Wednesday, November 10, 2010

I WAS TOLD THERE'D BE CAKE (BY) SLOANE CROSLEY

Published 2008, 228 pages
Characters: N/A
Writing: C+
Plot: C
Pacing: C+
Poignancy: C

In my recent review of The Thieves of Manhattan, I complained that maybe humor books just aren't for me anymore.  While my lament was certainly relevant to that novel, it was equally inspired by I Was Told There'd Be Cake, which I had started previously and, after struggling through a few stories, put down in frustration.  I almost never picked the book back up, knowing there was little chance I would like it.  But I have a blog, and therefore a mission, and thus an obligation, dammit.  The book had to be reviewed.  And guess what?  I did not enjoy it.  I Was Told There'd Be Cake is a collection of "humor" essays — modern confessional essays in the vein of David Sedaris, focusing on the wacky things that happen in the author's life and her self-deprecating reactions to said wacky things.  It's probably unfair to compare everything in this genre back to Sedaris, just like every other review of I Was Told There'd Be Cake does, but whatever — Cake is essentially a watered-down version of Sedaris without any of the insight or humor.

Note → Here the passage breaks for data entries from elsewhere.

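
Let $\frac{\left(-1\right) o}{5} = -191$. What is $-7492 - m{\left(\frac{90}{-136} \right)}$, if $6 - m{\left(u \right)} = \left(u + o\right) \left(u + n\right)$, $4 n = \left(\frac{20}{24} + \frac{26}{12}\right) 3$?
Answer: $- \frac{6915523}{1156} \approx -5982.3$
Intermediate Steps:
$n = \frac{9}{4}$ ($n = \frac{\left(\frac{20}{24} + \frac{26}{12}\right) 3}{4} = \frac{\left(20 \cdot \frac{1}{24} + 26 \cdot \frac{1}{12}\right) 3}{4} = \frac{\left(\frac{5}{6} + \frac{13}{6}\right) 3}{4} = \frac{3 \cdot 3}{4} = \frac{1}{4} \cdot 9 = \frac{9}{4} \approx 2.25$)
$o = 955$ ($o = \left(-5\right) \left(-191\right) = 955$)
$m{\left(u \right)} = 6 - \left(955 + u\right) \left(\frac{9}{4} + u\right)$ ($m{\left(u \right)} = 6 - \left(u + 955\right) \left(u + \frac{9}{4}\right) = 6 - \left(955 + u\right) \left(\frac{9}{4} + u\right)$)
$-7492 - m{\left(\frac{90}{-136} \right)} = -7492 - \left(- \frac{8571}{4} - \left(\frac{90}{-136}\right)^{2} - \frac{3829 \frac{90}{-136}}{4}\right) = -7492 - \left(- \frac{8571}{4} - \left(90 \left(- \frac{1}{136}\right)\right)^{2} - \frac{3829 \cdot 90 \left(- \frac{1}{136}\right)}{4}\right) = -7492 - \left(- \frac{8571}{4} - \left(- \frac{45}{68}\right)^{2} - - \frac{172305}{272}\right) = -7492 - \left(- \frac{8571}{4} - \frac{2025}{4624} + \frac{172305}{272}\right) = -7492 - - \frac{1745229}{1156} = -7492 + \frac{1745229}{1156} = - \frac{6915523}{1156}$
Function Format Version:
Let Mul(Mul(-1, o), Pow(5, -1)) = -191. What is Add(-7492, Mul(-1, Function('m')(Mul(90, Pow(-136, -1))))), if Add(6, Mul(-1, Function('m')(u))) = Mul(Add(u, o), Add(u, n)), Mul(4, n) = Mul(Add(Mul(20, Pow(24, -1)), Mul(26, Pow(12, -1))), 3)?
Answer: Rational(-6915523, 1156) ≈ -5982.3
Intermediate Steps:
n = Rational(9, 4) (n = Mul(Rational(1, 4), Mul(Add(Mul(20, Pow(24, -1)), Mul(26, Pow(12, -1))), 3)) = Mul(Rational(1, 4), Mul(Add(Mul(20, Rational(1, 24)), Mul(26, Rational(1, 12))), 3)) = Mul(Rational(1, 4), Mul(Add(Rational(5, 6), Rational(13, 6)), 3)) = Mul(Rational(1, 4), Mul(3, 3)) = Mul(Rational(1, 4), 9) = Rational(9, 4) ≈ 2.2500)
o = 955 (o = Mul(-5, -191) = 955)
Function('m')(u) = Add(6, Mul(-1, Add(955, u), Add(Rational(9, 4), u))) (Function('m')(u) = Add(6, Mul(-1, Mul(Add(u, 955), Add(u, Rational(9, 4))))) = Add(6, Mul(-1, Mul(Add(955, u), Add(Rational(9, 4), u)))) = Add(6, Mul(-1, Add(955, u), Add(Rational(9, 4), u))))
Add(-7492, Mul(-1, Function('m')(Mul(90, Pow(-136, -1))))) = Add(-7492, Mul(-1, Add(Rational(-8571, 4), Mul(-1, Pow(Mul(90, Pow(-136, -1)), 2)), Mul(Rational(-3829, 4), Mul(90, Pow(-136, -1)))))) = Add(-7492, Mul(-1, Add(Rational(-8571, 4), Mul(-1, Pow(Mul(90, Rational(-1, 136)), 2)), Mul(Rational(-3829, 4), Mul(90, Rational(-1, 136)))))) = Add(-7492, Mul(-1, Add(Rational(-8571, 4), Mul(-1, Pow(Rational(-45, 68), 2)), Mul(Rational(-3829, 4), Rational(-45, 68))))) = Add(-7492, Mul(-1, Add(Rational(-8571, 4), Mul(-1, Rational(2025, 4624)), Rational(172305, 272)))) = Add(-7492, Mul(-1, Add(Rational(-8571, 4), Rational(-2025, 4624), Rational(172305, 272)))) = Add(-7492, Mul(-1, Rational(-1745229, 1156))) = Add(-7492, Rational(1745229, 1156)) = Rational(-6915523, 1156)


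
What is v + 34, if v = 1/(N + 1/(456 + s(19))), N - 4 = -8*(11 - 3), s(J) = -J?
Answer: 891009/26219 ≈ 33.983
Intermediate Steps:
N = -60 (N = 4 - 8*(11 - 3) = 4 - 8*8 = 4 - 64 = -60)
v = -437/26219 (v = 1/(-60 + 1/(456 - 1*19)) = 1/(-60 + 1/(456 - 19)) = 1/(-60 + 1/437) = 1/(-26219/437) = -437/26219 ≈ -0.016667)
v + 34 = -437/26219 + 34 = 891009/26219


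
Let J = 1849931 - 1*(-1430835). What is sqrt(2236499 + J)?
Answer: sqrt(5517265) ≈ 2348.9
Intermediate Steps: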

Ultimately, anyway, humor can't really be analyzed, since it's mostly subjective.  Nonetheless, I'm perplexed as to what in this book was meant to be funny at all.  I hate to be so cruel, but this collection reads like an assortment of LiveJournal entries that some college senior shipped off to a publisher.  It's choppy, banal and never says anything interesting or insightful.  Sure, any slice-of-life story can be funny if told the right way, with a strong voice, and Crosley doesn't go for cheap shocks or obvious hyperbole.  It's undoubtedly grounded in reality, no question.  But that's just the problem.  These are the sort of stories you tell your own friends, while wasted, to maybe get a few chuckles.  The sort of stories you write while pissed-off over the day's events and later read to your writing workshop so you can vent — and maybe get a few sympathetic smiles.  Crosley establishes herself as an average person from a wealthy suburban background, who's never had to work all that hard, who's suffered the same mild embarrassments and set-backs that everyone has suffered, but still manages to find time to condescend to those around her.  She's had bosses that were mildly irritating, and yelled at her — but don't worry, she found a new job the day after she quit anyway, the day after 9/11 no less!  What luck!  She's self-deprecating, in an attempt to make herself seem even more average, but self deprecation is an art that she can't quite pull off, and instead it just makes her sound self-absorbed. 

I don't want this review to sound like a character critique when it's a review of a book, but such things are hard to get past when dealing with confessional essays — the writer's personality often is the story. The main problem with Cake, and my primary confusion with how Crosley got this published in the first place, is that Crosley is just not a very good storyteller.  Her tone is generic and predictable; her every-day subject matter is never elevated to anything else.  She's not witty; she just sounds exasperated.  Her narratives jump around clumsily and rarely have anything like a satisfying resolution.  Some of the stories here are strangely hard to follow for lightweight humor essays, and others end so abruptly and pointlessly that I began checking my copy for missing pages.  Without humor, without poignancy, without gripping storytelling or well-crafted prose, there's simply nothing here.